El informe semestral del Banco de Inglaterra destaca que algunas de las vulnerabilidades que la entidad había identificado a finales de 2025 se han intensificado notablemente. Entre ellas se encuentran las altas valoraciones de las acciones, el aumento en el endeudamiento para financiar inversiones en bolsa, así como las tensiones en los mercados de crédito y deuda soberana. Estos elementos conforman un panorama preocupante que podría desembocar en una corrección del mercado, afectando a numerosos actores económicos.

Un aspecto que ha llamado la atención del banco es el creciente peso de un pequeño grupo de empresas dedicadas a la inteligencia artificial en los índices bursátiles más relevantes del mundo. Este fenómeno, según el informe, podría amplificar las consecuencias de una posible corrección del mercado, dado que la concentración de valor en un número limitado de empresas puede aumentar la volatilidad. La presión sobre estas acciones puede llevar a una caída abrupta, con efectos dominó que impacten en diversos sectores.

Además, el informe indica que las empresas ligadas a la inteligencia artificial están accediendo a los mercados de deuda de manera sin precedentes para financiar sus proyectos. Este movimiento ha generado preocupaciones sobre la disponibilidad de financiación para otras empresas y gobiernos, aunque, hasta el momento, no se han observado señales de que esta tendencia esté afectando negativamente a otros sectores. Sin embargo, la dependencia creciente de la deuda puede ser un arma de doble filo, que requiere un monitoreo constante.

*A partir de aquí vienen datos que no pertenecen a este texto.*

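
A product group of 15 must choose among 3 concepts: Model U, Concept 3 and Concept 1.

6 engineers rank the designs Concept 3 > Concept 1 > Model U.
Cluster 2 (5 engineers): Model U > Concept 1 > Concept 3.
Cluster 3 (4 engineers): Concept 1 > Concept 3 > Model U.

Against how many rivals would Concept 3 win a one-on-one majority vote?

Concept 3 against each rival (15 engineers):
Concept 3 vs Model U: 10 to 5, Concept 3.
Concept 3 vs Concept 1: 6 to 9, Concept 1.
Concept 3 beats Model U; loses to Concept 1 — 1 pairwise win.

1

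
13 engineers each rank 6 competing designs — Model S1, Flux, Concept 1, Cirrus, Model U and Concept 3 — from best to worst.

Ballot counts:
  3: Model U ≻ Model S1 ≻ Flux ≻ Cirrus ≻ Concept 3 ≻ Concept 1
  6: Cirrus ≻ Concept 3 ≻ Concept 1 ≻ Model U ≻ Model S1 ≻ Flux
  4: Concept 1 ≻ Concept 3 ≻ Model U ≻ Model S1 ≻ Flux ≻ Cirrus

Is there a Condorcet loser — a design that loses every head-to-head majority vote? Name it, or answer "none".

none

Pairwise majorities:
Model S1 vs Flux: 3+6+4 = 13 for Model S1, 0 for Flux — Model S1 by 13–0.
Model S1 vs Concept 1: Concept 1, 10–3.
Model S1 vs Cirrus: 7 to 6, Model S1.
Model S1 vs Model U: Model U, 13–0.
Model S1 vs Concept 3: Concept 3 wins 10–3.
Flux vs Concept 1: Concept 1 wins 10–3.
Flux vs Cirrus: Flux wins 7–6.
Flux vs Model U: Model U, 13–0.
Flux vs Concept 3: Flux is ranked higher on 3 ballots, Concept 3 on 10. Concept 3 wins 10–3.
Concept 1 vs Cirrus: 4 for Concept 1, 9 for Cirrus — Cirrus by 9–4.
Concept 1–Model U: Concept 1 10–3.
Concept 1 vs Concept 3: Concept 3, 9–4.
Cirrus vs Model U: 6 for Cirrus, 7 for Model U — Model U by 7–6.
Cirrus vs Concept 3: 9 to 4, Cirrus.
Model U vs Concept 3: 3 for Model U, 10 for Concept 3 — Concept 3 by 10–3.
Every design wins at least one matchup (Model S1 beats Flux; Flux beats Cirrus; Concept 1 beats Model S1; Cirrus beats Concept 1; Model U beats Model S1; Concept 3 beats Model S1), so there is no Condorcet loser.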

Aparte de los riesgos asociados a la volatilidad del mercado, el Banco de Inglaterra también ha advertido sobre la posibilidad de ciberataques a gran escala, facilitados por los avances en inteligencia artificial. Estas amenazas podrían dirigirse a bancos y otras infraestructuras críticas del sistema financiero, lo que elevaría aún más la preocupación por la seguridad cibernética en un mundo cada vez más digitalizado. La capacidad de la IA para orquestar ataques más sofisticados podría poner en peligro la integridad del sistema financiero global.

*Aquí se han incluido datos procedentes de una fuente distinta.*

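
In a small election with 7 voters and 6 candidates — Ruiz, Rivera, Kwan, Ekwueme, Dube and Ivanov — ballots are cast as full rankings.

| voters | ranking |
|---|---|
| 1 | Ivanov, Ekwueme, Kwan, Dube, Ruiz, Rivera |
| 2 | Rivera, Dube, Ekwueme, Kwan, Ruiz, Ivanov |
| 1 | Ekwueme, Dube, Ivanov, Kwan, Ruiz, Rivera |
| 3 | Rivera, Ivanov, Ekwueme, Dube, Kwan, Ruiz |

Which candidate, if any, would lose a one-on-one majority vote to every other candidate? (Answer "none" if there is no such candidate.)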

A pesar de estos desafíos, el Banco de Inglaterra ha reconocido el potencial de la inteligencia artificial para impulsar la productividad y contribuir al crecimiento económico en el largo plazo. Sin embargo, el banco también ha señalado que existe una considerable incertidumbre respecto a la magnitud y el cronograma de estos beneficios. La situación actual plantea una serie de incógnitas que requieren atención y análisis continuo por parte de los reguladores y las instituciones financieras.

En conclusión, el Banco de Inglaterra sostiene que, a pesar de los riesgos emergentes, el sistema financiero británico se mantiene robusto. Los bancos cuentan con niveles adecuados de capital y liquidez, lo que les permite enfrentar las tensiones actuales. Sin embargo, la necesidad de una vigilancia constante sobre los riesgos asociados con la inteligencia artificial y su impacto en la economía es más relevante que nunca.